Liste de plantes obsidionales de France :

  •  Bunias orientalis L. – la Roquette d’Orient ou Bunias d’Orient, plante alimentaire (salade, légume-feuille) et fourragère d’origine orientale, introduite en France par les Cosaques poursuivant les troupes napoléoniennes en 1814
  • Eryngium giganteum L. – le Panicaut géant originaire du Caucase, arrivé avec la Légion russe, en 1914-1918
  • Armeria vulgaris Willd. – l’Armérie à tige allongée originaire du nord de l’Allemagne, arrivée avec les troupes allemandes, lors de la Guerre de 1870
  • Berteroa incana (L.) DC. – l’Alysson blanc, originaire du centre de l’Europe, arrivé avec les troupes allemandes, lors de la Guerre de 1870
  • Carex brizoides L. – la Laîche fausse brize utilisée comme rembourrage de paillasses des soldats allemands, durant la Première Guerre mondiale
  • Gentiana lutea L. – la Gentiane jaune, cultivée en Moselle par les soldats bavarois de la 3e armée allemande après la défaite française de 1870
  • Geranium pratense L. – le Géranium des prés, arrivé avec le ravitaillement des soldats allemands, via les chemins de fer en 1870 et 1914-1918
  • L’herbe aux yeux bleus (Sisyrinchium montanum, Iridaceae) est une plante obsidionale d’origine nord-américaine retrouvée en Lorraine sur les lieux de passage des 1ère, 26ᵉ et 42ᵉ division d’infanterie américaine, pendant la Première Guerre mondiale.

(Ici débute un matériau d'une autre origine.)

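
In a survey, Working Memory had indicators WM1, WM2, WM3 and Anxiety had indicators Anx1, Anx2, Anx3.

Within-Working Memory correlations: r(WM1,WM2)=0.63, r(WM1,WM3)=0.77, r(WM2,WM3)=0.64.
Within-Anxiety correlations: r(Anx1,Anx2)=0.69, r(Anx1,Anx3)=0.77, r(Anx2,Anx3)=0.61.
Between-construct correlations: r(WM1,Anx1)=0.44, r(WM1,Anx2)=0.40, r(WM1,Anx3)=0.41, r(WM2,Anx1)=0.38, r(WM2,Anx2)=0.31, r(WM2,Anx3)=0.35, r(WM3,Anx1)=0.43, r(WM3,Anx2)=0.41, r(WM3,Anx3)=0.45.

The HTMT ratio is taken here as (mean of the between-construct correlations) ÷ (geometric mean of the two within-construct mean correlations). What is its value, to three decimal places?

0.581

Mean heterotrait r = 3.58/9 = 0.3978.
Mean within-WM = 2.04/3 = 0.6800; mean within-Anx = 2.07/3 = 0.6900.
Geometric mean = √(0.6800 × 0.6900) = 0.6850.
HTMT = 0.3978 / 0.6850 = 0.581.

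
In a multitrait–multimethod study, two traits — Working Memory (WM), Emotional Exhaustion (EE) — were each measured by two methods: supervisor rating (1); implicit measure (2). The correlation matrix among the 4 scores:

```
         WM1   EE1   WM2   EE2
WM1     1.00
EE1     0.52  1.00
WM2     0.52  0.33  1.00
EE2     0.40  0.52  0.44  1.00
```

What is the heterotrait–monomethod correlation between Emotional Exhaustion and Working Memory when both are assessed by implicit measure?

Different traits, same method: r(EE2, WM2) = 0.44.

0.44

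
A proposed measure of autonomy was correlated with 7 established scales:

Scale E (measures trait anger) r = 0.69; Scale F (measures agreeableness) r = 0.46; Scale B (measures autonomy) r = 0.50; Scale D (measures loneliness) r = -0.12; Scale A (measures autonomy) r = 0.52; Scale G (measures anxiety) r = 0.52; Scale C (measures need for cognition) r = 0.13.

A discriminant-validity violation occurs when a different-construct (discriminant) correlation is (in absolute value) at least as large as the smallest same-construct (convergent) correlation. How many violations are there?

Convergent (same construct = autonomy): Scale B, Scale A.
Smallest convergent = 0.50. Discriminant |r|: 0.69, 0.46, 0.12, 0.52, 0.13; count ≥ 0.50 → 2.

2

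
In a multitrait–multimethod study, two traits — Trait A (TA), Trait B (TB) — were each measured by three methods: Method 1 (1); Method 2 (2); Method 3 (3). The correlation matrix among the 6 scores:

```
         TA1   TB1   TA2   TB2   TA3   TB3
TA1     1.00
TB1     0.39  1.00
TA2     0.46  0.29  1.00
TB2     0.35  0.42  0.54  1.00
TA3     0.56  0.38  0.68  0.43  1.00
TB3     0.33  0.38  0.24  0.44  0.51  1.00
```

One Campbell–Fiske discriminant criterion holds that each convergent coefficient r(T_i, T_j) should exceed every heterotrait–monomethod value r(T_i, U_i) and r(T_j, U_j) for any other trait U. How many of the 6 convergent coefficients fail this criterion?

4

Each convergent coefficient versus the relevant comparison correlations:
TA (methods 1·2): 0.46 vs {0.39, 0.54} → fail.
TA (methods 1·3): 0.56 vs {0.39, 0.51} → pass.
TA (methods 2·3): 0.68 vs {0.54, 0.51} → pass.
TB (methods 1·2): 0.42 vs {0.39, 0.54} → fail.
TB (methods 1·3): 0.38 vs {0.39, 0.51} → fail.
TB (methods 2·3): 0.44 vs {0.54, 0.51} → fail.
4 of 6 fail.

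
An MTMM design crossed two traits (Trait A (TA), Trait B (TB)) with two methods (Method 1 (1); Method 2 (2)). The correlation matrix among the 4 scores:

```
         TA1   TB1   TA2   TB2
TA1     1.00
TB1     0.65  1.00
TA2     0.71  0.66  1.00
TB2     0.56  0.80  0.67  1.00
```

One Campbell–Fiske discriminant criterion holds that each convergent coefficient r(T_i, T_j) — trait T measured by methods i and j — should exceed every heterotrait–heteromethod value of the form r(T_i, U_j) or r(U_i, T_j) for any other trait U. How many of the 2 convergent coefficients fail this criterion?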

    Sisyrinchium montanum Greene – la Bermudienne, Herbe aux yeux bleus originaire d’Amérique du Nord, arrivée avec les soldats américains, durant la Première Guerre mondiale

  • Glyceria striata (Lamarck) A. Hitchcock – la Glycérie striée, originaire d’Amérique du Nord, arrivée avec les cantonnements des troupes américaines en 1918
  • Scirpus atrovirens Willd. – le Scirpe vert sombre, originaire d’Amérique du Nord, probablement arrivée avec l’armée américaine en 1918
  • Carex vulpinoidea Michx. – la Fausse Laîche des renards, originaire d’Amérique du Nord, probablement arrivée avec l’armée américaine en 1944
  • Castanea sativa Lam. – le Châtaignier, arrivé dans les Vosges lorraines via les colis envoyés aux soldats corses du 373e régiment d’infanterie en 1915
  • Asplenium fontanum (L.) Bernh. – la Doradille des fontaines, arrivée en Lorraine, avec le 124e régiment d’infanterie territoriale venant de Rodez (Aveyron), pendant la Première Guerre mondiale
  • Trifolium alpinum L. – le Trèfle alpin, arrivé en Lorraine, durant la Première Guerre mondiale, avec le fourrage ou le crottin des ânes du 6e bataillon de chasseurs alpins, basé à Nice.

En Belgique

  • Carex crawfordii, une espèce originaire d’Amérique du Nord, aurait été introduit en haute Ardenne par les troupes américaines à la fin de la Seconde Guerre mondiale.
  • Eleocharis austriaca, observé en 2006 au camp militaire d’Elsenborn, pourrait y avoir été introduit par le charroi militaire en provenance du camp de Vogelsang où l’espèce est également signalée.